Mr. Hain: Some in absentia trials do occur, but I recognise the hon. Lady's point. Defendants might well choose to appear before the special court because they do not want the sentence that would result from the conviction. I repeat the point that I made and reconfirm that no assurance was given in writing to the IRA about this specific matter—[Interruption.] Of course no such written assurance was given.

Several hon. Members rose—

Mr. Hain: I face an abundance of hon. Members wanting to intervene. I give way to the hon. Member for Stone (Mr. Cash).

Mr. William Cash (Stone) (Con): A number of British soldiers have faced difficulties in regard to acts that they may have committed as a matter of duty under military law. Are some of those soldiers who have been convicted to be given pardons? It is outrageous that terrorists should get away with it, while soldiers who performed their duties under military law should be treated in that way.

Mr. Hain: I am grateful that the hon. Gentleman raised the matter with me earlier. In framing the final details of the Bill, I faced a choice.
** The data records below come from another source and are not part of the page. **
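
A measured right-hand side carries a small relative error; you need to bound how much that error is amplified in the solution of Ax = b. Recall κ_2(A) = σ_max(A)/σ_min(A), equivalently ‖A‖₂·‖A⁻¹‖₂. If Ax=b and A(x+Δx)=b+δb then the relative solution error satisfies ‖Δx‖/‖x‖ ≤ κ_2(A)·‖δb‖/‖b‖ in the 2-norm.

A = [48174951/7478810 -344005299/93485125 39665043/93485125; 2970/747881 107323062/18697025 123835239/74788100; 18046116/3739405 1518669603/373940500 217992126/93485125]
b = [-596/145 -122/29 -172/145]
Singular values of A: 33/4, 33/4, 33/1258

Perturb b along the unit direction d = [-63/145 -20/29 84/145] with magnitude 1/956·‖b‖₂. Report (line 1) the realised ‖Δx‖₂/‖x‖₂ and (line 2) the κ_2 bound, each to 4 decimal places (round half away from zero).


from the listed singular values, σ₁ = 33/4, σ_n = 33/1258
κ = σ_max/σ_min = (33/4)/(33/1258) = 314.5000
worst-case relative error ≤ 314.5000 × 1/956 = 0.3290
solve Ax = b  →  x = [-33.9453 -41.8573 142.6450]
‖b‖₂ = 6.0000 and ‖x‖₂ = 152.4858
re-solving with b+δb shifts x by Δx of norm 0.2393
realised ‖Δx‖/‖x‖ = 0.0016
realised/bound (from unrounded values) ≈ 0.0048

0.0016
0.3290


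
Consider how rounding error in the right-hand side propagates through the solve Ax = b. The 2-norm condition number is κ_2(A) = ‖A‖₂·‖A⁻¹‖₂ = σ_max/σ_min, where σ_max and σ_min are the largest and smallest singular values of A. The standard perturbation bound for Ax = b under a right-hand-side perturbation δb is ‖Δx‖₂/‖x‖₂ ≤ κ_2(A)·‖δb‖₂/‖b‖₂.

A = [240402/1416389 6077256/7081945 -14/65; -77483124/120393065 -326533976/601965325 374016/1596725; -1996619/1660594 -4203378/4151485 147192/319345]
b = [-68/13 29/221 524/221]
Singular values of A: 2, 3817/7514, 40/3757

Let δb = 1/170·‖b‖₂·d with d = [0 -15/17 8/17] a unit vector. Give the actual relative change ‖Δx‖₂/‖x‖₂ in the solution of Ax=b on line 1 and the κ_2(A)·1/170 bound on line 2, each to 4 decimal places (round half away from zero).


0.0337
1.1050

σ_max = 2, σ_min = 40/3757
κ_2(A) = 2 / (40/3757) = 187.8500
κ_2(A)·‖δb‖/‖b‖ = 1.1050
solve Ax = b  →  x = [22.5151 12.2232 90.7280]
‖b‖₂ = 5.7446 and ‖x‖₂ = 94.2757
re-solving with b+δb shifts x by Δx of norm 3.1739
relative error = 0.0337
realised/bound (from unrounded values) ≈ 0.0305


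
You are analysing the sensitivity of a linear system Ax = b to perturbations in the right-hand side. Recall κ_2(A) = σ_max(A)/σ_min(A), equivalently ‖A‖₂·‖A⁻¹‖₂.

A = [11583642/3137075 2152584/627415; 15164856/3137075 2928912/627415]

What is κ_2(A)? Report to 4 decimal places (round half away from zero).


108.1750

AᵀA = [14566144779396/393649582225 2774051645904/78729916445; 2774051645904/78729916445 528485735232/15745983289]; tr = 33030069156/468073225, det = 199148544/468073225
eigenvalues of AᵀA: λ = (tr ± √(tr²−4·det))/2 = 1764/25, 112896/18722929
so κ_2 = √((1764/25) / (112896/18722929)) = 108.1750


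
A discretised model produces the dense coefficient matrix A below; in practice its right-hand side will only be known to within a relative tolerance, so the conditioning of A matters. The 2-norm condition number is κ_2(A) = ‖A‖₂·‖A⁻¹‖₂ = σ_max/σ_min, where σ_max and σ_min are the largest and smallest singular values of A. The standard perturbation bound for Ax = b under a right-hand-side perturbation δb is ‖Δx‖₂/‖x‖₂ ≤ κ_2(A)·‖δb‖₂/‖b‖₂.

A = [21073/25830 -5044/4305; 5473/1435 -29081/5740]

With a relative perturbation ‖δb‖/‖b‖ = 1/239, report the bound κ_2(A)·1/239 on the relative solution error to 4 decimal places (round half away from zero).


0.5272

AᵀA = [241501/15876 -107315/5292; -107315/5292 190801/7056]; tr = 2683213/63504, det = 28561/254016
solving λ² − 2683213/63504·λ + 28561/254016 = 0 gives λ = 169/4, 169/63504
so κ_2 = √((169/4) / (169/63504)) = 126.0000
worst-case relative error ≤ 126.0000 × 1/239 = 0.5272


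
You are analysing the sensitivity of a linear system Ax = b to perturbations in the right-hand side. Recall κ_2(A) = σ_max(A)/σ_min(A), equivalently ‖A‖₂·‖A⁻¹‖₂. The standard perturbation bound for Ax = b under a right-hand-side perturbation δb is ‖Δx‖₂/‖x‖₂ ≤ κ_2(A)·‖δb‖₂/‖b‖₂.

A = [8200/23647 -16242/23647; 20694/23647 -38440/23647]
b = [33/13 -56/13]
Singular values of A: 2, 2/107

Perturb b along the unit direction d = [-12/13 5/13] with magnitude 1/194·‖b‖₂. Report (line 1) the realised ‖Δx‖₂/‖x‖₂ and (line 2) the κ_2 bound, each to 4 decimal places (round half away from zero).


0.0064
0.5515

largest singular value 2, smallest 2/107
κ = σ_max/σ_min = 2/(2/107) = 107.0000
perturbation bound = 107.0000·1/194 = 0.5515
solve Ax = b  →  x = [-189.5294 -99.3824]
‖b‖₂ = 5.0000 and ‖x‖₂ = 214.0053
with δb = [-0.0238 0.0099], A·Δx = δb → ‖Δx‖ = 1.3789
realised ‖Δx‖/‖x‖ = 0.0064
tightness: 0.0064 against a bound of 0.5515 (unrounded ratio ≈ 0.0117)


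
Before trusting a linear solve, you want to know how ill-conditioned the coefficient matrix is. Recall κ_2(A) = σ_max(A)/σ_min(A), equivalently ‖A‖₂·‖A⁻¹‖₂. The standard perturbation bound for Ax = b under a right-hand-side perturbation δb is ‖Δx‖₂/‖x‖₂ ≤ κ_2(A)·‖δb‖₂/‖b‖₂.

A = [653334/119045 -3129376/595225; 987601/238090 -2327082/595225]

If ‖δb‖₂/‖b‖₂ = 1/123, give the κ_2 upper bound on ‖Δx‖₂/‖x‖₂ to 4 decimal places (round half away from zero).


AᵀA = [3700326893/78188756 -4405023441/97735945; -4405023441/97735945 20976972116/488679725]; tr = 6083312441/67404100, det = 2085136/16851025
solving λ² − 6083312441/67404100·λ + 2085136/16851025 = 0 gives λ = 361/4, 23104/16851025
so κ_2 = √((361/4) / (23104/16851025)) = 256.5625
perturbation bound = 256.5625·1/123 = 2.0859

2.0859


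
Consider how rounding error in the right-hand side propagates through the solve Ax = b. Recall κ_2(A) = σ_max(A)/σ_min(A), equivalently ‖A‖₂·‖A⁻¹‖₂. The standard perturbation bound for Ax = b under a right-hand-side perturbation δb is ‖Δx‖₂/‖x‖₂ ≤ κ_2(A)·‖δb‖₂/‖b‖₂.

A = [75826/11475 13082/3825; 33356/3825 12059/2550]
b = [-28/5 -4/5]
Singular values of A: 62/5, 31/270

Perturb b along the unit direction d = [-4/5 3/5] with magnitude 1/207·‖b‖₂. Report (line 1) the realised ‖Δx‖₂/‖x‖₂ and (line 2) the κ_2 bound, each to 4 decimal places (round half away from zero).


largest singular value 62/5, smallest 31/270
κ_2(A) = (62/5) / (31/270) = 108.0000
perturbation bound = 108.0000·1/207 = 0.5217
solve Ax = b  →  x = [-16.6793 30.5882]
‖b‖ = 5.6569, ‖x‖ = 34.8402
Δx = A⁻¹·δb where δb = 1/207·5.6569·d; ‖Δx‖ = 0.2380
realised ‖Δx‖/‖x‖ = 0.0068
tightness: 0.0068 against a bound of 0.5217 (unrounded ratio ≈ 0.0131)

0.0068
0.5217


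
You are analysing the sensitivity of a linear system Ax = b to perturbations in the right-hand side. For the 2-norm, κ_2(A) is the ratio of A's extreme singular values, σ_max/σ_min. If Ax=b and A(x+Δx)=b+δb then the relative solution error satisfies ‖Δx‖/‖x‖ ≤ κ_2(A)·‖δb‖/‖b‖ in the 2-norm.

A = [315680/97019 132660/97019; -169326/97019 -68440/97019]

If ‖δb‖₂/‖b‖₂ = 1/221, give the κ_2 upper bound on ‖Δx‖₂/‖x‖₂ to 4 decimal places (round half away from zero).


0.7946

form AᵀA = [444031684/32569849 185006160/32569849; 185006160/32569849 77102800/32569849] with trace 3083636/192721 and determinant 1600/192721
char-poly roots: 16 and 100/192721
σ_max=√16=4, σ_min=√(100/192721)=(10/439) → κ = 175.6000
perturbation bound = 175.6000·1/221 = 0.7946


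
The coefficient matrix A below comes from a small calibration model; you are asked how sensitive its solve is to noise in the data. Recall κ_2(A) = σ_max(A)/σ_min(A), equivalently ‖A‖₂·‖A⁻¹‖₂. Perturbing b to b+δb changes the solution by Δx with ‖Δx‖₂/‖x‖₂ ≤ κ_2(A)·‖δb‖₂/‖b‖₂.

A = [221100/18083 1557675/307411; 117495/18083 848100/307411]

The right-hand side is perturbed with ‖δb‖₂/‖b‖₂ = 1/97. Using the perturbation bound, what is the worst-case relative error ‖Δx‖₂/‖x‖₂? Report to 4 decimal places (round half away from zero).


M = AᵀA = [62690285025/326994889 26120556000/326994889; 26120556000/326994889 10884515625/326994889]. tr(M)=435353850/1934881, det(M)=1265625/1934881
λ_max, λ_min = (435353850/1934881 ± √189523179374760000/3743764484161)/2 = 225, 5625/1934881
σ_max=√225=15, σ_min=√(5625/1934881)=(75/1391) → κ = 278.2000
bound on ‖Δx‖/‖x‖: κ·ε = 278.2000·1/97 = 2.8680

2.8680


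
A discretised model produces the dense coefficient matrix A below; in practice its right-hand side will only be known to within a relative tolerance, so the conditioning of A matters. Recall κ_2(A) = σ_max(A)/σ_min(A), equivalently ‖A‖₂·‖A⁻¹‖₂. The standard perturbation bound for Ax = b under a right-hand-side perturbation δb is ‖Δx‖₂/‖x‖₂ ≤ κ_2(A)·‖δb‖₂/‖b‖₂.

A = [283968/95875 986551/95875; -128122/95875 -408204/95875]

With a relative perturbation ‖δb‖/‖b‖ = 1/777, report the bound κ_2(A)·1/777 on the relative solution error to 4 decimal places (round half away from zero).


M = AᵀA = [574278532/54390625 1967152824/54390625; 1967152824/54390625 6745049593/54390625]. tr(M)=468437/3481, det(M)=2829124/2175625
char-poly roots: 3364/25 and 841/87025
σ_max=√(3364/25)=(58/5), σ_min=√(841/87025)=(29/295) → κ = 118.0000
perturbation bound = 118.0000·1/777 = 0.1519

0.1519


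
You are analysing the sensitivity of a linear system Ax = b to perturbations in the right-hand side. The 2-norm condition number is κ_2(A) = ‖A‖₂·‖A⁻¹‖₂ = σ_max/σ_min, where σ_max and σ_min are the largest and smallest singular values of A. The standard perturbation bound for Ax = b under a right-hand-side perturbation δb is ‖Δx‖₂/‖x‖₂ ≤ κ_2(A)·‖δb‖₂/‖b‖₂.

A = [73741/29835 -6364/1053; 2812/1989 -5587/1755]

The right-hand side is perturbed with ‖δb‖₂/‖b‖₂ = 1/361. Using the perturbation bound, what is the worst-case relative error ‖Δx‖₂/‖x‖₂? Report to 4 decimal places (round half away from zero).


form AᵀA = [24971929/3080025 -7184512/369603; -7184512/369603 1293443521/27720225] with trace 8983378/164025 and determinant 1874161/4100625
solving λ² − 8983378/164025·λ + 1874161/4100625 = 0 gives λ = 1369/25, 1369/164025
κ_2(A) = √(λ_max/λ_min) = √((1369/25) / (1369/164025)) = 81.0000
bound on ‖Δx‖/‖x‖: κ·ε = 81.0000·1/361 = 0.2244

0.2244


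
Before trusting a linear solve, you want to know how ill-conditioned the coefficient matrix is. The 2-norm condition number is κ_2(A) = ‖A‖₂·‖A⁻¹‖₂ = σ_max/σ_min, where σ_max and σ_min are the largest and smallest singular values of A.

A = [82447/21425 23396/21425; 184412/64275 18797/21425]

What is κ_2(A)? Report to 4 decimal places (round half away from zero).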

The original draft did not apply to members of the security forces at all. I took the view that, leaving aside the question of whether the Bill is right or wrong in principle—clearly, the hon. Gentleman and many of his colleagues oppose it—if we were to proceed with legislation that we believed to be essential, it would be entirely wrong for members of the security forces in the course of their duty to find themselves—[Interruption.]

Mr. Ben Wallace (Lancaster and Wyre) (Con) rose—

Mr. Hain: I would like to finish the point and give the hon. Member for Stone the courtesy of replying to his question.

Members of the security forces may have committed a criminal offence in the course of their duty: it has happened in a handful of cases and who knows what might be uncovered in the future? For them to find themselves serving a prison sentence when members of the IRA and loyalist terrorists could be walking free would, I thought, be entirely wrong. That is why I gave members of the security forces—including, in principle, serving soldiers now—the choice of availing themselves of the special procedure. If they found themselves charged—and only if they found themselves charged—with a crime uncovered as a result of historic inquiries, I felt that it would discriminate against them in comparison with the IRA or loyalist terrorists to deny them the opportunity of taking advantage of the provisions.